July 9

What was advertised in a colonial newspaper 250 years ago today?

Jul 9 - 7:9:1766 Georgia Gazette
Georgia Gazette (July 9, 1766).

“A penny in the pound cheaper than done in Savannah.”

In an advertisement published in the Georgia Gazette, John Hyatt, a blacksmith from Pennsylvania, announced that he had set up shop on the plantation belonging to George Cuthbert. (Presumably this address was sufficient for potential customers to know where to find Hyatt.) Colonists were accustomed to high rates of mobility in the 1760s. New settlers were arriving from England and other parts of Europe at increasing rates after the Seven Years War ended. People who already lived in the colonies moved around, from town to town or from colony to colony, in search of new opportunities. Georgia was a long way from Pennsylvania. Hyatt was just one of many colonists who participated in internal migration within Britain’s colonies in mainland North America.

Relatively new to Georgia, Hyatt used his advertisement to promote his occupation and convince potential customers to patronize him rather than his competitors. He made many of the usual claims, promising to fulfill orders “in the neatest and best manner, with the greatest dispatch.” He also listed a variety of different kinds of work he could do – “mill work, ship work, edge tools of any kind, northward plough irons of different sorts” – and made a blanket statement about being able to complete “any other branch of country work whatsoever.” No matter the job, Hyatt wanted potential customers to know that he could handle it.

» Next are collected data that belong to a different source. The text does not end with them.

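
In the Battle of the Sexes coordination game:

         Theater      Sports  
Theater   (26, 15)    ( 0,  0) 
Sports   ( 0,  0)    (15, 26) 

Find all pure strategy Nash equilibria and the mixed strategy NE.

Pure NE: (Theater, Theater) and (Sports, Sports); Mixed NE: p = 0.6341, q = 0.3659

Work:
Check pure NE:
(Theater, Theater): (26, 15) - no unilateral deviation beneficial
(Sports, Sports): (15, 26) - no unilateral deviation beneficial
Mixed NE: P1 plays Theater with p = 0.6341, P2 plays Theater with q = 0.3659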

His most original appeal, however, appeared in the final line of his advertisement. He pledged that the tools, ploughs, and other goods made in his shop were “as penny in the pound cheaper than done in Savannah.” Appeals to price were common, but offering to beat competitors’ prices (and by how much) was not a standard part of advertisements in the 1760s. Potential customers might have dismissed the first series of appeals as formulaic, but Hyatt’s final appeal to specific lower prices may have convinced them to give the newcomer a chance.